Q: Recently, a Florida doctor made headlines when a video went viral of her boozy tantrum attacking her Uber driver on a night out. The doctor has profusely apologized for her conduct and blames a broken heart for the incident. Unfortunately, her medical training provided no cure for this type of cardiac injury – other than apparently a self prescription for ample amounts of vodka. Should her career still be on life support even though her conduct occurred outside of the workplace?

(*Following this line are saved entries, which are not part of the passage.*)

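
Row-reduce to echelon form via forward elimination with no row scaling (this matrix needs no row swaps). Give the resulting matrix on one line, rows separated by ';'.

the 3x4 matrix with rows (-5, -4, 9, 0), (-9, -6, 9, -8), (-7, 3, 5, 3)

Forward elimination:
R2 <- R2 - (9/5)*R1:  [     0    6/5  -36/5     -8 ]
R3 <- R3 - (7/5)*R1:  [     0   43/5  -38/5      3 ]
R3 <- R3 - (43/6)*R2:  [     0      0     44  181/3 ]
Row echelon form:
[ -5   -4      9      0 ]
[  0  6/5  -36/5     -8 ]
[  0    0     44  181/3 ]

REF = [-5 -4 9 0; 0 6/5 -36/5 -8; 0 0 44 181/3]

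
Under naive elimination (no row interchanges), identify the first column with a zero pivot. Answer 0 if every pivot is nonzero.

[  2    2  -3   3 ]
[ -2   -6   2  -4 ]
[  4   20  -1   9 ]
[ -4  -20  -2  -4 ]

first zero-pivot column = 0

Naive forward elimination:
R2 <- R2 - (-1)*R1:  [  0  -4  -1  -1 ]
R3 <- R3 - (2)*R1:  [  0  16   5   3 ]
R4 <- R4 - (-2)*R1:  [   0  -16   -8    2 ]
R3 <- R3 - (-4)*R2:  [  0   0   1  -1 ]
R4 <- R4 - (4)*R2:  [  0   0  -4   6 ]
R4 <- R4 - (-4)*R3:  [ 0  0  0  2 ]
All pivots nonzero; naive elimination completes without hitting a zero pivot.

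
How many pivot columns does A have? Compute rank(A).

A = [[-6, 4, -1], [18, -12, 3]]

Row reduction:
R2 <- R2 - (-3)*R1:  [ 0  0  0 ]
Row echelon form:
[ -6  4  -1 ]
[  0  0   0 ]
Nonzero rows / pivot columns: 1

rank(A) = 1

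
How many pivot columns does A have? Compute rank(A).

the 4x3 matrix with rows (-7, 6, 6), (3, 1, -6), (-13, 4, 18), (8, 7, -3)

rank(A) = 3

Row reduction:
R2 <- R2 - (-3/7)*R1:  [     0   25/7  -24/7 ]
R3 <- R3 - (13/7)*R1:  [     0  -50/7   48/7 ]
R4 <- R4 - (-8/7)*R1:  [    0  97/7  27/7 ]
R3 <- R3 - (-2)*R2:  [ 0  0  0 ]
R4 <- R4 - (97/25)*R2:  [      0       0  429/25 ]
R3 <-> R4   (pivot in column 3 was zero)
[ -7     6       6 ]
[  0  25/7   -24/7 ]
[  0     0  429/25 ]
[  0     0       0 ]
Row echelon form:
[ -7     6       6 ]
[  0  25/7   -24/7 ]
[  0     0  429/25 ]
[  0     0       0 ]
Nonzero rows / pivot columns: 3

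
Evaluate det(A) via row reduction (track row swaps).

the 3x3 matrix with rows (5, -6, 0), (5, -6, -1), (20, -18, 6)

det(A) = 30

Forward elimination:
R2 <- R2 - (1)*R1:  [  0   0  -1 ]
R3 <- R3 - (4)*R1:  [ 0  6  6 ]
R2 <-> R3   (pivot in column 2 was zero)
[ 5  -6   0 ]
[ 0   6   6 ]
[ 0   0  -1 ]
Upper-triangular form:
[ 5  -6   0 ]
[ 0   6   6 ]
[ 0   0  -1 ]
det(A) = (-1)^1 * (5) * (6) * (-1) = 30  (1 row swap -> sign -1)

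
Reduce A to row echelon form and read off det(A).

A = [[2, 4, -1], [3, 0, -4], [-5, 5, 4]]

det(A) = 57

Forward elimination:
R2 <- R2 - (3/2)*R1:  [    0    -6  -5/2 ]
R3 <- R3 - (-5/2)*R1:  [   0   15  3/2 ]
R3 <- R3 - (-5/2)*R2:  [     0      0  -19/4 ]
Upper-triangular form:
[ 2   4     -1 ]
[ 0  -6   -5/2 ]
[ 0   0  -19/4 ]
det(A) = (-1)^0 * (2) * (-6) * (-19/4) = 57  (0 row swaps -> sign +1)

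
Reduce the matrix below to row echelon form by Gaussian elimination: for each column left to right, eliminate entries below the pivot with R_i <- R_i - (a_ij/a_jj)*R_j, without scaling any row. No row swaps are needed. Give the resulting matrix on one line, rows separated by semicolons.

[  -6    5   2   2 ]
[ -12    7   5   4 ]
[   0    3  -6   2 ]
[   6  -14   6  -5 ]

REF = [-6 5 2 2; 0 -3 1 0; 0 0 -5 2; 0 0 0 -1]

Forward elimination:
R2 <- R2 - (2)*R1:  [  0  -3   1   0 ]
R4 <- R4 - (-1)*R1:  [  0  -9   8  -3 ]
R3 <- R3 - (-1)*R2:  [  0   0  -5   2 ]
R4 <- R4 - (3)*R2:  [  0   0   5  -3 ]
R4 <- R4 - (-1)*R3:  [  0   0   0  -1 ]
Row echelon form:
[ -6   5   2   2 ]
[  0  -3   1   0 ]
[  0   0  -5   2 ]
[  0   0   0  -1 ]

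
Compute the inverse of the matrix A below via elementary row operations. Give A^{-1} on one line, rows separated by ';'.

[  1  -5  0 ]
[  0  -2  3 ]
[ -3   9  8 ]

Gauss-Jordan on [A | I]:
R3 <- R3 - (-3)*R1:  [  0  -6   8  |   3   0   1 ]
R2 <- (1/-2)*R2:  [    0     1  -3/2  |     0  -1/2     0 ]
R1 <- R1 - (-5)*R2:  [     1      0  -15/2  |      1   -5/2      0 ]
R3 <- R3 - (-6)*R2:  [  0   0  -1  |   3  -3   1 ]
R3 <- (1/-1)*R3:  [  0   0   1  |  -3   3  -1 ]
R1 <- R1 - (-15/2)*R3:  [     1      0      0  |  -43/2     20  -15/2 ]
R2 <- R2 - (-3/2)*R3:  [    0     1     0  |  -9/2     4  -3/2 ]
Right block of [I | A^{-1}] is the inverse:
[ -43/2  20  -15/2 ]
[  -9/2   4   -3/2 ]
[    -3   3     -1 ]

inverse = [-43/2 20 -15/2; -9/2 4 -3/2; -3 3 -1]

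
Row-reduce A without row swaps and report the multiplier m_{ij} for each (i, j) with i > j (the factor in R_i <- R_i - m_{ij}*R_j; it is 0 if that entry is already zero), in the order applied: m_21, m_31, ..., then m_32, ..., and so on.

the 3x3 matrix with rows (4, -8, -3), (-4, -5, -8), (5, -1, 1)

multipliers: -1, 5/4, -9/13

Forward elimination:
R2 <- R2 - (-1)*R1:  [   0  -13  -11 ]
R3 <- R3 - (5/4)*R1:  [    0     9  19/4 ]
R3 <- R3 - (-9/13)*R2:  [       0        0  -149/52 ]
Multipliers (in order of application): m_{21} = -1, m_{31} = 5/4, m_{32} = -9/13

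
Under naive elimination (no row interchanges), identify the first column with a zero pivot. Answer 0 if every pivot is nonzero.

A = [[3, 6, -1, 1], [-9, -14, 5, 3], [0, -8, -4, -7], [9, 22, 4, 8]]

first zero-pivot column = 3

Naive forward elimination:
R2 <- R2 - (-3)*R1:  [ 0  4  2  6 ]
R4 <- R4 - (3)*R1:  [ 0  4  7  5 ]
R3 <- R3 - (-2)*R2:  [ 0  0  0  5 ]
R4 <- R4 - (1)*R2:  [  0   0   5  -1 ]
Matrix at this point:
[ 3  6  -1   1 ]
[ 0  4   2   6 ]
[ 0  0   0   5 ]
[ 0  0   5  -1 ]
Pivot entry (3,3) is zero but row 4 has 5 in column 3 -> naive elimination stops; a row interchange (e.g. R3 <-> R4) would be required here.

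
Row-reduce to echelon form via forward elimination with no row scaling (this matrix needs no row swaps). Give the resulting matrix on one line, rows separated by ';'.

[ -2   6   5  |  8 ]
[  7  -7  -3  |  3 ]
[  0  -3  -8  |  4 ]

Forward elimination:
R2 <- R2 - (-7/2)*R1:  [    0    14  29/2    31 ]
R3 <- R3 - (-3/14)*R2:  [       0        0  -137/28   149/14 ]
Row echelon form:
[ -2   6        5  |       8 ]
[  0  14     29/2  |      31 ]
[  0   0  -137/28  |  149/14 ]

REF = [-2 6 5 8; 0 14 29/2 31; 0 0 -137/28 149/14]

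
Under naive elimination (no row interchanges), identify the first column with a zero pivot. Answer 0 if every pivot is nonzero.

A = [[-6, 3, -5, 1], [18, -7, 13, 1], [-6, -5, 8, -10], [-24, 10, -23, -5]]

Naive forward elimination:
R2 <- R2 - (-3)*R1:  [  0   2  -2   4 ]
R3 <- R3 - (1)*R1:  [   0   -8   13  -11 ]
R4 <- R4 - (4)*R1:  [  0  -2  -3  -9 ]
R3 <- R3 - (-4)*R2:  [ 0  0  5  5 ]
R4 <- R4 - (-1)*R2:  [  0   0  -5  -5 ]
R4 <- R4 - (-1)*R3:  [ 0  0  0  0 ]
Matrix at this point:
[ -6  3  -5  1 ]
[  0  2  -2  4 ]
[  0  0   5  5 ]
[  0  0   0  0 ]
Pivot entry (4,4) in the last row is zero and there are no rows below to swap with -> zero pivot in column 4 (A is singular).

first zero-pivot column = 4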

A: Probably, yes. Simply because an employee’s conduct is off-duty does not mean that it is protected. Formerly, there was an argument that Labor Code sections 96(k) and 98.6 created a statutory authority for an employee to file a claim if they were terminated for lawful off-duty conduct. However, the case of Grinzi v. San Diego Hospice Corp (2004) 120 Cal.App.4th 72 held that the Labor Code does not establish a public policy against terminations not otherwise protected by the Labor Code.
That being said, there are still concerns. Primarily, an employer must make assurances that it treat all employees the same. If the employer treats one group (e.g. woman, heterosexuals, etc.) different there could be a violation of Title VII or the FEHA. An employer also cannot terminate an employee based on conduct that is otherwise protected by the Labor Code such as political speech or expressions of sexual orientation. Here, it would seem a stretch to suggest that her actions were in anyway protected. Currently, a broken heart is still not recognized as an ADA disability.